S. M.T. : Quand nous nous sommes lancés dans une démarche « diversité », nous avons pris en compte 2 volets :

  • le premier est celui de la prévention et de la lutte contre toutes discriminations dans le cadre du programme : des actions sur les dossiers de candidatures, sur les critères qui ne sont pas forcément visibles (l’âge des candidats, le nom des candidats), des séances de sensibilisation aux stéréotypes et aux préjugés qui sont aussi vecteurs parfois de discriminations. Cela concernait tout le monde, c’est-à-dire que quand on lutte contre les discriminations, on lutte contre TOUTES les discriminations : sexe, âge, handicap, origine sociale, culturelle ethnique.
  • Le second est le choix d’un public cible pour être efficace. Nous avons fait le choix de la diversité sociale pour être efficace. Nous avons défini notre diversité sociale, selon le sexe, le lieu de résidence, boursier, minima sociaux, l’allocation adulte handicapé, etc.

S.H. : Le budget de la French Tech Diversité devrait passer à 4 millions d’euros pour 2018, pour déployer l’initiative dans toute la France, n’est-ce pas ?

S. M.T. : 2 millions d’euros ont été alloués pour le projet French Tech Diversité, lancé en mars dernier. Il s’agissait d’une expérimentation, en Île-de-France. Le Premier ministre a annoncé le déploiement de cette initiative sur toute la France avec le doublement du budget. Soit 4 millions pour 2018.

2 millions d’euros divisés par 35 start-ups, pour 80 personnes, en une action cela a un double impact : un impact individuel sur les personnes que l’on accompagne. Chaque personne a 45 000 euros d’aides, un hébergement d’un an en incubateurs, soit 12 000 euros. Si on fait le calcul : cela fait 57 000 euros par start-up.

En parallèle, nous accompagnons nos pépites, nos hauts-potentiels, ayant un programme de masterclass, des événements pour les mettre en réseau. Nous les suivons tout au long de l’année pour que leurs projets rencontrent le moins de difficultés et qu’ils réussissent à avancer au maximum.

C’est tout ce système qui fera que leurs start-ups réussiront. Toutes les start-ups ne réussissent pas. En revanche, l’objectif est qu’il y ait une vraie montée en compétences, une vraie expérience positive in fine.
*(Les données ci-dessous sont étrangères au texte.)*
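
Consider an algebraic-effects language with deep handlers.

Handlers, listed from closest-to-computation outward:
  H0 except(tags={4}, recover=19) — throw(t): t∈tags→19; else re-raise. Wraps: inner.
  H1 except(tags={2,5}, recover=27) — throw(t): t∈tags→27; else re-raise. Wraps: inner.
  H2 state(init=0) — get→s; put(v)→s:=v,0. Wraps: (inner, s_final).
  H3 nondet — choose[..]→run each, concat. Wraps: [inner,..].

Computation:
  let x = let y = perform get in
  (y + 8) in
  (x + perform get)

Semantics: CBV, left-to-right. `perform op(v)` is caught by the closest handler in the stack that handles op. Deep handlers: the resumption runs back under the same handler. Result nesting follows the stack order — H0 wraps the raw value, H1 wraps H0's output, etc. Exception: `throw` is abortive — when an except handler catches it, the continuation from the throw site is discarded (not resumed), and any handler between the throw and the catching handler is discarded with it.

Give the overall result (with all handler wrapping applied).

Evaluation trace:
get @ H2 ⇒ 0
get @ H2 ⇒ 0
H0 returns 8
H1 returns 8
H2 returns (8, 0)
H3 returns [(8, 0)]
= [(8, 0)]

Answer: [(8, 0)]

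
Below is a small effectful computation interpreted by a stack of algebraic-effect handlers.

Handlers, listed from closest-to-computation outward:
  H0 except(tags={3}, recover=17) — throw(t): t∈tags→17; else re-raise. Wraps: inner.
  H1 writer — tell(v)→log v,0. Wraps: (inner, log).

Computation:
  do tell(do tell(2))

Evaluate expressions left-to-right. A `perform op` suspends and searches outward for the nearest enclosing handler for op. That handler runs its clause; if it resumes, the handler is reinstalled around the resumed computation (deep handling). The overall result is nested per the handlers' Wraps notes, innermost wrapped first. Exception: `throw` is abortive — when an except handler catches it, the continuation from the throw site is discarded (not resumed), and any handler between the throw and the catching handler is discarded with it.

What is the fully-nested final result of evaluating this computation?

Step-by-step:
tell(2) @ H1 ⇒ log+=2
tell(0) @ H1 ⇒ log+=0
H0 returns 0
H1 returns (0, (2, 0))
= (0, (2, 0))

Answer: (0, (2, 0))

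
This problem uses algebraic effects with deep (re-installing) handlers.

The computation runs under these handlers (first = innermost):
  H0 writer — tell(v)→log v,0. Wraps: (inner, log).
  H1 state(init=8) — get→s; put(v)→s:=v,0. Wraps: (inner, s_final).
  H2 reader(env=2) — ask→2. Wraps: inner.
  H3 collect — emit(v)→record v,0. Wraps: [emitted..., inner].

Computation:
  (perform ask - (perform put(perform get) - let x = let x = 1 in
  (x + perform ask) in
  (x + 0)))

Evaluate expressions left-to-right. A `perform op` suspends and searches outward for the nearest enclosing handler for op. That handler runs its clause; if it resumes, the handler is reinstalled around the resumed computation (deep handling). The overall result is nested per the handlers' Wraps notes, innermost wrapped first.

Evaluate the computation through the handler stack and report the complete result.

Answer: [((5, ()), 8)]

Evaluation trace:
ask @ H2 ⇒ 2
get @ H1 ⇒ 8
put(8) @ H1 ⇒ s:=8
ask @ H2 ⇒ 2
H0 returns (5, ())
H1 returns ((5, ()), 8)
H2 returns ((5, ()), 8)
H3 returns [((5, ()), 8)]
= [((5, ()), 8)]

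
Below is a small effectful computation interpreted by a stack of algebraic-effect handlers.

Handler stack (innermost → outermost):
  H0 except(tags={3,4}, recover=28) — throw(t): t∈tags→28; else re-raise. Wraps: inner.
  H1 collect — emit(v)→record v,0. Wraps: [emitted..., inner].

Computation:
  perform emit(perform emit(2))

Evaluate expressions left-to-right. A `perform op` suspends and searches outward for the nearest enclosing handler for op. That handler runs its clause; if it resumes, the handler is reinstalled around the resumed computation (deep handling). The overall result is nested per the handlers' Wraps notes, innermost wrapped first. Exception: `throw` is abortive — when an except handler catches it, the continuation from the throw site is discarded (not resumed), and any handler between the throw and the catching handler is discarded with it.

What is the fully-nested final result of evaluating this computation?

Answer: [2, 0, 0]

Evaluation trace:
emit(2) @ H1 ⇒ out+=2
emit(0) @ H1 ⇒ out+=0
H0 returns 0
H1 returns [2, 0, 0]
= [2, 0, 0]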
L’entrepreneuriat suppose aussi de faire de la gestion de projet, de la comptabilité, de la communication : ils auront appris tout cela.

S.H. : Selon vous, pourquoi le modèle de la « start-up » attire tant en France ?
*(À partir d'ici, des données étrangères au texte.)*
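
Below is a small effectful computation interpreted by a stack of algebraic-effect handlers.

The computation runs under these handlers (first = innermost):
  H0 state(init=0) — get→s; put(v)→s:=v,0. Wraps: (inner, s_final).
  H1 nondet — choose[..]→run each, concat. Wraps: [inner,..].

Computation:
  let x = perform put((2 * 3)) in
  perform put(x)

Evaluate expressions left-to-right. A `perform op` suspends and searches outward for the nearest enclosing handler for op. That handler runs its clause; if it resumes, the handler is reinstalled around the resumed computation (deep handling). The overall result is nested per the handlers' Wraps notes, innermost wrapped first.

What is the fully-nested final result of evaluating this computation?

Answer: [(0, 0)]

Evaluation trace:
put(6) @ H0 ⇒ s:=6
put(0) @ H0 ⇒ s:=0
H0 returns (0, 0)
H1 returns [(0, 0)]
= [(0, 0)]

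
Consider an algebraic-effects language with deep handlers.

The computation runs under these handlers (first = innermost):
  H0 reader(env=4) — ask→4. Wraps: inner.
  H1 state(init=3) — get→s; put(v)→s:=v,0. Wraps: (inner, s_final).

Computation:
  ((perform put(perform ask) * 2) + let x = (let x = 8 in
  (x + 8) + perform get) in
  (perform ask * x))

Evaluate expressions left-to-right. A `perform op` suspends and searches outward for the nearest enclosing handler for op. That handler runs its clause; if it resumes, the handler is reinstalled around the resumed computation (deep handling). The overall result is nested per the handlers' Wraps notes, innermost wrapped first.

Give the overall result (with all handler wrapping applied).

Answer: (80, 4)

Step-by-step:
ask @ H0 ⇒ 4
put(4) @ H1 ⇒ s:=4
get @ H1 ⇒ 4
ask @ H0 ⇒ 4
H0 returns 80
H1 returns (80, 4)
= (80, 4)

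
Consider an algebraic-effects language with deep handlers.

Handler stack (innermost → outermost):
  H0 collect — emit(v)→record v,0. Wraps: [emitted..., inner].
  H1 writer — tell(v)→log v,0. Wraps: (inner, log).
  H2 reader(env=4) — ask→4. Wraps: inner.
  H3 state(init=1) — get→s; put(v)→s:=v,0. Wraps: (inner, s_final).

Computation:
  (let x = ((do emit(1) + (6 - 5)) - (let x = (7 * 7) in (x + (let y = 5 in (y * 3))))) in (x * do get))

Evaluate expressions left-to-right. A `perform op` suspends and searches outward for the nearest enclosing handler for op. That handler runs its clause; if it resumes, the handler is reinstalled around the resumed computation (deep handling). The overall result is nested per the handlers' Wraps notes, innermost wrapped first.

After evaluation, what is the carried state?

Answer: 1

Step-by-step:
emit(1) @ H0 ⇒ out+=1
get @ H3 ⇒ 1
H0 returns [1, -63]
H1 returns ([1, -63], ())
H2 returns ([1, -63], ())
H3 returns (([1, -63], ()), 1)
= (([1, -63], ()), 1)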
S. M.T. : Cet écosystème a la culture du changement. Les start-ups doivent changer être en phase avec l’air du temps.

Il y a donc de manière générale moins de résistance au changement, y compris pour qu’il y ait de la diversité. Je pense qu’il y en aura de plus en plus, car il y a ce pragmatisme économique. Le côté plus rapide et tourné vers l’international séduisent aussi.
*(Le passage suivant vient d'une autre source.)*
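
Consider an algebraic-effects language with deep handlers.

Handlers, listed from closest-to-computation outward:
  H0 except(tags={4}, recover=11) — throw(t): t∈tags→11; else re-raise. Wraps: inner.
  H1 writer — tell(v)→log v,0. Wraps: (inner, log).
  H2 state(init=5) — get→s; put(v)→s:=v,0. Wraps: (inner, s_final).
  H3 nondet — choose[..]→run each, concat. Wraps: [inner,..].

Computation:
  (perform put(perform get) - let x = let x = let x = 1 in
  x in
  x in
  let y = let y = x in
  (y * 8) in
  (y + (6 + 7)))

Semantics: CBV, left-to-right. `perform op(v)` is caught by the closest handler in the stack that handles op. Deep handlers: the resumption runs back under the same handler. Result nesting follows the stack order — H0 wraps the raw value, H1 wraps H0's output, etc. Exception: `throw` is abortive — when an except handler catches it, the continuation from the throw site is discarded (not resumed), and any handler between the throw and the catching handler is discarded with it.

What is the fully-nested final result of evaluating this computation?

Evaluation trace:
get @ H2 ⇒ 5
put(5) @ H2 ⇒ s:=5
H0 returns -21
H1 returns (-21, ())
H2 returns ((-21, ()), 5)
H3 returns [((-21, ()), 5)]
= [((-21, ()), 5)]

Answer: [((-21, ()), 5)]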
Il y a beaucoup de belles histoires aussi, d’entrepreneurs partis de rien et qui ont réussi.

Dans les start-ups, il a un esprit à l’américaine où on formalise moins. Il a des codes comme dans les grands groupes, mais il est plus simple de les intégrer notamment via le numérique notamment.

Les start-ups s’affranchissent de certains marqueurs sociologiques. Ce modèle permet de dépasser certaines barrières.

S.H. : Quelle place occupe le numérique dans le projet French Tech ? 

S. M.T. : Les projets intègrent tout un tas d’innovation, des projets différents des maturités de projets différents. Dans la première édition, les projets intégraient tous le numérique. Cela faisait partie des critères. Pour la prochaine édition, ce ne sera pas le cas. L’appel à candidature pour les lauréats commencera le premier trimestre 2018. On prévoit une entrée en incubation fin du premier semestre 2018.